Internal organization of the Catholic Church in Ecuador

In 1986 the Roman Catholic Church was organized into three archdioceses, ten dioceses, one territorial prelature, seven apostolic vicariates, and one apostolic prefecture. The church had only 1,505 priests to minister to a Catholic population of slightly more than 8 million, a ratio of 1 priest for every 5,320 Catholics.

Although approximately 94 percent of Ecuadorians were at least nominally Roman Catholic at the time, most either did not practice their religion or pursued a syncretistic version. Most Sierra Indians, for example, followed a type of folk Catholicism in which doctrinal orthodoxy played only a small part. Indigenous beliefs combined with elements of Catholic worship. Much of community life focused on elaborate fiestas that marked both public and family events. Although the precise configuration of fiestas varied from community to community, in general public fiestas involved an individual in a series of increasingly demanding and expensive sponsorships (cargos) of specific religious celebrations. By the time individuals had completed all the expected cargos, they were recognized community leaders.

Religious freedom

The separation of state and religion is since 1986 guaranteed.

The Ecuadorian Constitution of 1998 includes two articles providing for freedom of worship:

* Art. 23: States, among others that "all people are legally born free and equal and that they will not be discriminated on the basis of religion". It guarantees also the freedom of religion. "Freedom of religion is guaranteed. Every individual has the right to freely profess his/her religion and to disseminate it individually or collectively. All religious faiths and churches are equally free before the law." The right to declare or not about ones religious affiliation is also guaranteed.
* Art. 81: Prohibits publicity that encourages violence, racism, sexism, religious or political intolerance.

Conversions

The Roman Catholic Church's relatively weak presence in the countryside and in squatter settlements, coupled with the nominal, syncretistic practice of most Catholics, created a fertile ground for Protestant evangelical and Pentecostal missionary activity. Although multidenominational groups such as the Gospel Missionary Union (GMU) had been active in Ecuador since the beginning of the twentieth century, significant levels of conversion did not occur until the late 1960s. By the late 1970s, the GMU reported that it had converted 20,000 Sierra Indians in Chimborazo Province alone. The Christian and Missionary Alliance indicated that conversions among Indians in Otavalo climbed from 28 in 1969 to 900 in 1979. By the mid-1980s, an estimated 50,000 Ecuadorians had converted to the Church of Jesus Christ of Latter-Day Saints. Other significant forces in the Protestant camp included World Vision, an evangelical development group based in California, and the Summer Institute of Linguistics (SIL). The Texas-based SIL dispatched linguists to remote areas of Ecuador to study and codify tribal languages. The eventual goal of such efforts was to translate the Bible.

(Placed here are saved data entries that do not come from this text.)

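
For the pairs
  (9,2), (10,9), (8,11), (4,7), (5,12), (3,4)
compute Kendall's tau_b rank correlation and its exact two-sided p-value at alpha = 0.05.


Step 1: Enumerate the 15 unordered pairs (i,j) with i<j and classify each by sign(x_j-x_i) * sign(y_j-y_i).
  (1,2):dx=+1,dy=+7->C; (1,3):dx=-1,dy=+9->D; (1,4):dx=-5,dy=+5->D; (1,5):dx=-4,dy=+10->D
  (1,6):dx=-6,dy=+2->D; (2,3):dx=-2,dy=+2->D; (2,4):dx=-6,dy=-2->C; (2,5):dx=-5,dy=+3->D
  (2,6):dx=-7,dy=-5->C; (3,4):dx=-4,dy=-4->C; (3,5):dx=-3,dy=+1->D; (3,6):dx=-5,dy=-7->C
  (4,5):dx=+1,dy=+5->C; (4,6):dx=-1,dy=-3->C; (5,6):dx=-2,dy=-8->C
Step 2: C = 8, D = 7, total pairs = 15.
Step 3: tau = (C - D)/(n(n-1)/2) = (8 - 7)/15 = 0.066667.
Step 4: Exact two-sided p-value (enumerate n! = 720 permutations of y under H0): p = 1.000000.
Step 5: alpha = 0.05. fail to reject H0.

tau_b = 0.0667 (C=8, D=7), p = 1.000000, fail to reject H0.


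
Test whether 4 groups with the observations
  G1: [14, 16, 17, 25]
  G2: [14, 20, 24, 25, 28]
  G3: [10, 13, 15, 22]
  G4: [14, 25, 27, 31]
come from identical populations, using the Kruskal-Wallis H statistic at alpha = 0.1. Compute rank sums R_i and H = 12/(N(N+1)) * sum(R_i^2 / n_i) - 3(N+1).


Step 1: Combine all N = 17 observations and assign midranks.
sorted (value, group, rank): (10,G3,1), (13,G3,2), (14,G1,4), (14,G2,4), (14,G4,4), (15,G3,6), (16,G1,7), (17,G1,8), (20,G2,9), (22,G3,10), (24,G2,11), (25,G1,13), (25,G2,13), (25,G4,13), (27,G4,15), (28,G2,16), (31,G4,17)
Step 2: Sum ranks within each group.
R_1 = 32 (n_1 = 4)
R_2 = 53 (n_2 = 5)
R_3 = 19 (n_3 = 4)
R_4 = 49 (n_4 = 4)
Step 3: H = 12/(N(N+1)) * sum(R_i^2/n_i) - 3(N+1)
     = 12/(17*18) * (32^2/4 + 53^2/5 + 19^2/4 + 49^2/4) - 3*18
     = 0.039216 * 1508.3 - 54
     = 5.149020.
Step 4: Ties present; correction factor C = 1 - 48/(17^3 - 17) = 0.990196. Corrected H = 5.149020 / 0.990196 = 5.200000.
Step 5: Under H0, H ~ chi^2(3); p-value = 0.157724.
Step 6: alpha = 0.1. fail to reject H0.

H = 5.2000, df = 3, p = 0.157724, fail to reject H0.


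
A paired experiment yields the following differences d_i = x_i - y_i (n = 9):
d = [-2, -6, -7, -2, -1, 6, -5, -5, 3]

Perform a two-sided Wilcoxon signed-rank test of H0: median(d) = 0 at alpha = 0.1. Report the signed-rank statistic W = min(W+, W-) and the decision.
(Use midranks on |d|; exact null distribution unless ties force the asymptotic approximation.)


Step 1: Drop any zero differences (none here) and take |d_i|.
|d| = [2, 6, 7, 2, 1, 6, 5, 5, 3]
Step 2: Midrank |d_i| (ties get averaged ranks).
ranks: |2|->2.5, |6|->7.5, |7|->9, |2|->2.5, |1|->1, |6|->7.5, |5|->5.5, |5|->5.5, |3|->4
Step 3: Attach original signs; sum ranks with positive sign and with negative sign.
W+ = 7.5 + 4 = 11.5
W- = 2.5 + 7.5 + 9 + 2.5 + 1 + 5.5 + 5.5 = 33.5
(Check: W+ + W- = 45 should equal n(n+1)/2 = 45.)
Step 4: Test statistic W = min(W+, W-) = 11.5.
Step 5: Ties in |d|, so use the tie-corrected normal approximation.
        E[W] = n(n+1)/4 = 9*10/4 = 22.5.
        Tie groups: |d|=2 (t=2), |d|=5 (t=2), |d|=6 (t=2); sum(t^3 - t) = 18.
        Var[W] = n(n+1)(2n+1)/24 - sum(t^3-t)/48 = 1710/24 - 18/48 = 70.875.
        z = (W - E[W]) / sqrt(Var[W]) = (11.5 - 22.5) / 8.4187 = -1.3066.
        Two-sided p = 2*Phi(z) = 0.191345.
Step 6: alpha = 0.1. fail to reject H0.

W+ = 11.5, W- = 33.5, W = min = 11.5, p = 0.191345, fail to reject H0.


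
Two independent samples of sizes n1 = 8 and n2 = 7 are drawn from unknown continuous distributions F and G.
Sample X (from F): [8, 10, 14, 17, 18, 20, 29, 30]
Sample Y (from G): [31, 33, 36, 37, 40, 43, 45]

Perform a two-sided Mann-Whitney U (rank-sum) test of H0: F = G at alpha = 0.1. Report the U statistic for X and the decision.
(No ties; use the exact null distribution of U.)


Step 1: Combine and sort all 15 observations; assign midranks.
sorted (value, group): (8,X), (10,X), (14,X), (17,X), (18,X), (20,X), (29,X), (30,X), (31,Y), (33,Y), (36,Y), (37,Y), (40,Y), (43,Y), (45,Y)
ranks: 8->1, 10->2, 14->3, 17->4, 18->5, 20->6, 29->7, 30->8, 31->9, 33->10, 36->11, 37->12, 40->13, 43->14, 45->15
Step 2: Rank sum for X: R1 = 1 + 2 + 3 + 4 + 5 + 6 + 7 + 8 = 36.
Step 3: U_X = R1 - n1(n1+1)/2 = 36 - 8*9/2 = 36 - 36 = 0.
       U_Y = n1*n2 - U_X = 56 - 0 = 56.
Step 4: No ties, so the exact null distribution of U (based on enumerating the C(15,8) = 6435 equally likely rank assignments) gives the two-sided p-value.
Step 5: p-value = 0.000311; compare to alpha = 0.1. reject H0.

U_X = 0, p = 0.000311, reject H0 at alpha = 0.1.


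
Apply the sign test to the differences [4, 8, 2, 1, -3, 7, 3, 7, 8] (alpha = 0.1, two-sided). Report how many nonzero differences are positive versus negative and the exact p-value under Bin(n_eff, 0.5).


Step 1: Discard zero differences. Original n = 9; n_eff = number of nonzero differences = 9.
Nonzero differences (with sign): +4, +8, +2, +1, -3, +7, +3, +7, +8
Step 2: Count signs: positive = 8, negative = 1.
Step 3: Under H0: P(positive) = 0.5, so the number of positives S ~ Bin(9, 0.5).
Step 4: Two-sided exact p-value = sum of Bin(9,0.5) probabilities at or below the observed probability = 0.039062.
Step 5: alpha = 0.1. reject H0.

n_eff = 9, pos = 8, neg = 1, p = 0.039062, reject H0.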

The phenomenal pace of conversion--some observers estimated that evangelicals and Pentecostals totaled 40 percent of the population in Chimborazo Province in the late 1980s--had an impact on social relations in rural areas. Change in religious affiliation was a major rupture with an individual's past traditions and social ties, effectively removing him or her from participation in fiestas--a major focus of much of community life. Families and extended families found the break with the rest of the community easier in the company of fellow converts. Protestantism replaced the patterns of mutual reciprocity characteristic of peasant social relations with a network of sharing and support among fellow believers. This support system extended to migrants; converts who left for the city or the coast sought out their coreligionists for assistance in finding lodging and employment even as Catholics looked to their compadres.